Но если им возвратить их верховную мать, прежде чем ее гибель станет свершившимся и непоправимым фактом, прежде чем деморализация улья проникнет слишком глубоко (пчелы – как люди: несчастие и слишком продолжительное отчаяние затемняют их разум и портят их нравы), если возвратить царицу в улей через несколько часов, то ей будет сделана необыкновенная и трогательная встреча. Все теснятся вокруг нее, собираются толпой, ползут одна на другую, ласкают ее мимоходом своими длинными щупальцами, которые заключают в себе столько еще не объясненных органов, предлагают ей меду и шумно сопровождают ее до царских покоев.

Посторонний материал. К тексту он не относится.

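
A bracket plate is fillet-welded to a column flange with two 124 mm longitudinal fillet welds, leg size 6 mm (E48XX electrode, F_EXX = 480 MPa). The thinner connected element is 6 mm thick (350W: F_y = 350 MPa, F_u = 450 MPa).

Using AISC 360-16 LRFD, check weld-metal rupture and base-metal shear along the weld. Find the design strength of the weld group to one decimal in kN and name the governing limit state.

227.2 kN (weld metal governs)

Weld metal: throat = 0.707×6 = 4.242 mm, L = 2×124 = 248 mm. φR_n = 0.75 × 0.6 × 480 × 4.242 × 248 = 227.2 kN.
Base metal shear (6 mm plate): yield φR_n = 1.0×0.6×350×6×248 = 312.5 kN; rupture φR_n = 0.75×0.6×450×6×248 = 301.3 kN; take 301.3 kN (rupture).
Governing: min(227.2, 301.3) = 227.2 kN → weld metal.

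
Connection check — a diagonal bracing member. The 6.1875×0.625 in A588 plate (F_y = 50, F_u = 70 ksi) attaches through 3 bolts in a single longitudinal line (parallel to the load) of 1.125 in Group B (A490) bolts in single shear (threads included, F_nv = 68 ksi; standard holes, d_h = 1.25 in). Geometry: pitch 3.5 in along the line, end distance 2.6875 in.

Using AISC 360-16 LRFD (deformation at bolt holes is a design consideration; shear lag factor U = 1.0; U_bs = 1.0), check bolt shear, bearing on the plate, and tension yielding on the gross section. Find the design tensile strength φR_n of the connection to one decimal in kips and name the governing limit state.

152.1 kips (bolt shear governs)

Bolt shear: A_b = π(1.125)²/4 = 0.99402 in². φR_n = 0.75 × 68 × 0.99402 × 3 × 1 = 152.1 kips.
Bearing (0.625 in plate, F_u = 70 ksi): end bolts L_c = 2.6875 − 1.25/2 = 2.0625, R_n = min(1.2×2.0625×0.625×70, 2.4×1.125×0.625×70) = 108.28 kips/bolt; interior L_c = 3.5 − 1.25 = 2.25, R_n = 118.13 kips/bolt. φR_n = 0.75 × (1×108.28 + 2×118.13) = 258.4 kips.
Tension yield (gross): A_g = 6.1875×0.625 = 3.8672 in². φR_n = 0.90 × 50 × 3.8672 = 174.0 kips.
Governing: min(152.1, 258.4, 174.0) = 152.1 kips → bolt shear.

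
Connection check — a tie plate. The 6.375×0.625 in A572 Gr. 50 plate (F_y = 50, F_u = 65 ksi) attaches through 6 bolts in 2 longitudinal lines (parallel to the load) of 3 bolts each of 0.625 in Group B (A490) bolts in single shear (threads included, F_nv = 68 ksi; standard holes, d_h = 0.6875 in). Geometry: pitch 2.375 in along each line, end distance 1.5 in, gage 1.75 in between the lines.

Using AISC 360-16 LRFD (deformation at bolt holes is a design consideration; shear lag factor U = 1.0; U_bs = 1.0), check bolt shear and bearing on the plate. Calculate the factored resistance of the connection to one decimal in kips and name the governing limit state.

Bolt shear: A_b = π(0.625)²/4 = 0.3068 in². φR_n = 0.75 × 68 × 0.3068 × 6 × 1 = 93.9 kips.
Bearing (0.625 in plate, F_u = 65 ksi): end bolts L_c = 1.5 − 0.6875/2 = 1.15625, R_n = min(1.2×1.15625×0.625×65, 2.4×0.625×0.625×65) = 56.367 kips/bolt; interior L_c = 2.375 − 0.6875 = 1.6875, R_n = 60.938 kips/bolt. φR_n = 0.75 × (2×56.367 + 4×60.938) = 267.4 kips.
Governing: min(93.9, 267.4) = 93.9 kips → bolt shear.

93.9 kips (bolt shear governs)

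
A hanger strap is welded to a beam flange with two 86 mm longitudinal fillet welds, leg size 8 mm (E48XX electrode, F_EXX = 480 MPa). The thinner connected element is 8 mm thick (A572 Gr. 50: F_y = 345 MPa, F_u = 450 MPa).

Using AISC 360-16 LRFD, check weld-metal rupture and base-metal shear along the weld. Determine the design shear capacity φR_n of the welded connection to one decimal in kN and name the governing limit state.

210.1 kN (weld metal governs)

Weld metal: throat = 0.707×8 = 5.656 mm, L = 2×86 = 172 mm. φR_n = 0.75 × 0.6 × 480 × 5.656 × 172 = 210.1 kN.
Base metal shear (8 mm plate): yield φR_n = 1.0×0.6×345×8×172 = 284.8 kN; rupture φR_n = 0.75×0.6×450×8×172 = 278.6 kN; take 278.6 kN (rupture).
Governing: min(210.1, 278.6) = 210.1 kN → weld metal.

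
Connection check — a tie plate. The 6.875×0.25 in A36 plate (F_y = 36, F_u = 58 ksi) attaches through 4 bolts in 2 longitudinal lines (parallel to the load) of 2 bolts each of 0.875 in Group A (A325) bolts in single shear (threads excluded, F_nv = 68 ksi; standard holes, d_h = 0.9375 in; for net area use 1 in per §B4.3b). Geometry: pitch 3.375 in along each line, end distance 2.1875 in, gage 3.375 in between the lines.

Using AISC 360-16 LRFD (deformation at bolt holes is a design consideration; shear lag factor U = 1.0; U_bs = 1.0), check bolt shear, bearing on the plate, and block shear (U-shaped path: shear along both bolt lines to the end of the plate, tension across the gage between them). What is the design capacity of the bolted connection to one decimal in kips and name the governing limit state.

70.9 kips (block shear governs)

Bolt shear: A_b = π(0.875)²/4 = 0.60132 in². φR_n = 0.75 × 68 × 0.60132 × 4 × 1 = 122.7 kips.
Bearing (0.25 in plate, F_u = 58 ksi): end bolts L_c = 2.1875 − 0.9375/2 = 1.71875, R_n = min(1.2×1.71875×0.25×58, 2.4×0.875×0.25×58) = 29.906 kips/bolt; interior L_c = 3.375 − 0.9375 = 2.4375, R_n = 30.45 kips/bolt. φR_n = 0.75 × (2×29.906 + 2×30.45) = 90.5 kips.
Block shear: shear path 2×[2.1875+1×3.375] = 2×5.5625 in, A_gv = 2.7813, A_nv = 2×(5.5625 − 1.5×1)×0.25 = 2.0313 in²; tension across gage: (3.375 − 1×1)×0.25 = 0.59375 in². R_n = min(0.6×58×2.0313, 0.6×36×2.7813) + 1.0×58×0.59375 = min(70.689, 60.076) + 34.438 = 94.514 kips. φR_n = 0.75 × 94.514 = 70.9 kips.
Governing: min(122.7, 90.5, 70.9) = 70.9 kips → block shear.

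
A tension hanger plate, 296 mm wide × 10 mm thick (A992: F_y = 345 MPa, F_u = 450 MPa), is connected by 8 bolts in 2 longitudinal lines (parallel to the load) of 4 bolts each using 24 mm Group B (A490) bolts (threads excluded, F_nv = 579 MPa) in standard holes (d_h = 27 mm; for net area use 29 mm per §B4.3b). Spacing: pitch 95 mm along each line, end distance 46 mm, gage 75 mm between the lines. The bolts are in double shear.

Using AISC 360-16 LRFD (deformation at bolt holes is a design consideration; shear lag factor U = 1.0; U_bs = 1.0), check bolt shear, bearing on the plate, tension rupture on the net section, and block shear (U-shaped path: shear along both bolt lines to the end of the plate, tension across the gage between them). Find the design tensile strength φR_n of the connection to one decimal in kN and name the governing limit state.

803.3 kN (net-section rupture governs)

Bolt shear: A_b = π(24)²/4 = 452.39 mm². φR_n = 0.75 × 579 × 452.39 × 8 × 2 = 3143.2 kN.
Bearing (10 mm plate, F_u = 450 MPa): end bolts L_c = 46 − 27/2 = 32.5, R_n = min(1.2×32.5×10×450, 2.4×24×10×450) = 175.5 kN/bolt; interior L_c = 95 − 27 = 68, R_n = 259.2 kN/bolt. φR_n = 0.75 × (2×175.5 + 6×259.2) = 1429.7 kN.
Tension rupture (net): A_n = (296 − 2×29)×10 = 2380 mm² (U = 1.0, A_e = A_n). φR_n = 0.75 × 450 × 2380 = 803.3 kN.
Block shear: shear path 2×[46+3×95] = 2×331 mm, A_gv = 6620, A_nv = 2×(331 − 3.5×29)×10 = 4590 mm²; tension across gage: (75 − 1×29)×10 = 460 mm². R_n = min(0.6×450×4590, 0.6×345×6620) + 1.0×450×460 = min(1239.3, 1370.3) + 207 = 1446.3 kN. φR_n = 0.75 × 1446.3 = 1084.7 kN.
Governing: min(3143.2, 1429.7, 803.3, 1084.7) = 803.3 kN → net-section rupture.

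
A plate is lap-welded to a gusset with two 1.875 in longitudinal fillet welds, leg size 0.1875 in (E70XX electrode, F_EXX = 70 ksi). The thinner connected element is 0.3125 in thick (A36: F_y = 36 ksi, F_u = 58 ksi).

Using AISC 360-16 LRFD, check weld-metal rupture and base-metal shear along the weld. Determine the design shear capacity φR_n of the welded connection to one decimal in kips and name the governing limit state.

Weld metal: throat = 0.707×0.1875 = 0.13256 in, L = 2×1.875 = 3.75 in. φR_n = 0.75 × 0.6 × 70 × 0.13256 × 3.75 = 15.7 kips.
Base metal shear (0.3125 in plate): yield φR_n = 1.0×0.6×36×0.3125×3.75 = 25.3 kips; rupture φR_n = 0.75×0.6×58×0.3125×3.75 = 30.6 kips; take 25.3 kips (yield).
Governing: min(15.7, 25.3) = 15.7 kips → weld metal.

15.7 kips (weld metal governs)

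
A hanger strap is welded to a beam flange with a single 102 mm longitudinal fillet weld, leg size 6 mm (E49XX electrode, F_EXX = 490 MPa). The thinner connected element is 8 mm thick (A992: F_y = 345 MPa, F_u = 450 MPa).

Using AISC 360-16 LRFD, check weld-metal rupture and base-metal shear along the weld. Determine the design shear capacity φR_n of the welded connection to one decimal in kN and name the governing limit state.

Weld metal: throat = 0.707×6 = 4.242 mm, L = 102 mm. φR_n = 0.75 × 0.6 × 490 × 4.242 × 102 = 95.4 kN.
Base metal shear (8 mm plate): yield φR_n = 1.0×0.6×345×8×102 = 168.9 kN; rupture φR_n = 0.75×0.6×450×8×102 = 165.2 kN; take 165.2 kN (rupture).
Governing: min(95.4, 165.2) = 95.4 kN → weld metal.

95.4 kN (weld metal governs)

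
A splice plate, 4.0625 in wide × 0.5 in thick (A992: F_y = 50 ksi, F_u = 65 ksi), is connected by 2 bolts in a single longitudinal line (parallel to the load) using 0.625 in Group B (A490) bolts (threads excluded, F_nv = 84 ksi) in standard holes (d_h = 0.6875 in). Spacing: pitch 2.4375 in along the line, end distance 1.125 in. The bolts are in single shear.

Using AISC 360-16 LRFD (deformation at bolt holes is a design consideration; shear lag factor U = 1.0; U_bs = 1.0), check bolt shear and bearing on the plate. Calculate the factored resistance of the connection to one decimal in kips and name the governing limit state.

Bolt shear: A_b = π(0.625)²/4 = 0.3068 in². φR_n = 0.75 × 84 × 0.3068 × 2 × 1 = 38.7 kips.
Bearing (0.5 in plate, F_u = 65 ksi): end bolts L_c = 1.125 − 0.6875/2 = 0.78125, R_n = min(1.2×0.78125×0.5×65, 2.4×0.625×0.5×65) = 30.469 kips/bolt; interior L_c = 2.4375 − 0.6875 = 1.75, R_n = 48.75 kips/bolt. φR_n = 0.75 × (1×30.469 + 1×48.75) = 59.4 kips.
Governing: min(38.7, 59.4) = 38.7 kips → bolt shear.

38.7 kips (bolt shear governs)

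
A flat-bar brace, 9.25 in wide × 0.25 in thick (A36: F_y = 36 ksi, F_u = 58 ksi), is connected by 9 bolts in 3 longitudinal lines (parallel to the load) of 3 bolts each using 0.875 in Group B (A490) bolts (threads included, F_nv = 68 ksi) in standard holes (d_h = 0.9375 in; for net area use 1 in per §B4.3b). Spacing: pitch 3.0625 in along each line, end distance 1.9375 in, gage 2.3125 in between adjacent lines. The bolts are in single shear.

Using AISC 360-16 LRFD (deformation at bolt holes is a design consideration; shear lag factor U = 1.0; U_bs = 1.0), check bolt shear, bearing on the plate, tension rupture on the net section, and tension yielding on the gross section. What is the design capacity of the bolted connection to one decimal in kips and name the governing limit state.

Bolt shear: A_b = π(0.875)²/4 = 0.60132 in². φR_n = 0.75 × 68 × 0.60132 × 9 × 1 = 276.0 kips.
Bearing (0.25 in plate, F_u = 58 ksi): end bolts L_c = 1.9375 − 0.9375/2 = 1.46875, R_n = min(1.2×1.46875×0.25×58, 2.4×0.875×0.25×58) = 25.556 kips/bolt; interior L_c = 3.0625 − 0.9375 = 2.125, R_n = 30.45 kips/bolt. φR_n = 0.75 × (3×25.556 + 6×30.45) = 194.5 kips.
Tension rupture (net): A_n = (9.25 − 3×1)×0.25 = 1.5625 in² (U = 1.0, A_e = A_n). φR_n = 0.75 × 58 × 1.5625 = 68.0 kips.
Tension yield (gross): A_g = 9.25×0.25 = 2.3125 in². φR_n = 0.90 × 36 × 2.3125 = 74.9 kips.
Governing: min(276.0, 194.5, 68.0, 74.9) = 68.0 kips → net-section rupture.

68.0 kips (net-section rupture governs)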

Порядок тотчас же восстановляется, работа возобновляется от центральных сот с выводками до самых отдаленных пристроек, где сложены избытки сбора; сборщицы выходят черными рядами и возвращаются иногда меньше, чем через три минуты, уже нагруженные нектаром цветов и их пылью; грабители и паразиты изгоняются или избиваются, улицы выметены, и в улье тихо и монотонно звучит эта особенная и счастливая песнь, которая является задушевною песнью, связанною с присутствием царицы.

XVIII

Известны тысячи примеров привязанности и абсолютной преданности работниц их царице. Во всех катастрофах маленькой республики – падение улья или сотов, жестокость или невежество человека, холод, голод и даже болезнь, – если народ погибает в массе, царица почти всегда бывает спасена, и ее находят живою под трупами ее верных дочерей. Ее все защищают, облегчают ей бегство, делают ей из своих тел оплот и убежище; сохраняют для нее самую здоровую пищу и последние капли меду. И до тех пор, пока она жива, как бы ни было велико бедствие, отчаяние не овладевает обителью «девственниц, пьющих росу». Разбейте двадцать раз подряд их соты, отнимите у них двадцать раз их детей и их припасы – вы не заставите их сомневаться в будущем; их голодные, опустошенные ряды, доведенные до маленького отряда, которому едва удается скрыть их мать от глаз врага, реорганизуют распорядок колоний, принимают самые быстрые меры, снова распределят между собою работу, согласно ненормальным нуждам этой несчастной эпохи, и немедленно опять принимаются за труд с таким терпением, жаром, разумением, стойкостью, которые не часто встречаются в столь высокой степени в природе, хотя большинство существ выказывают больше мужества и уверенности, чем человек.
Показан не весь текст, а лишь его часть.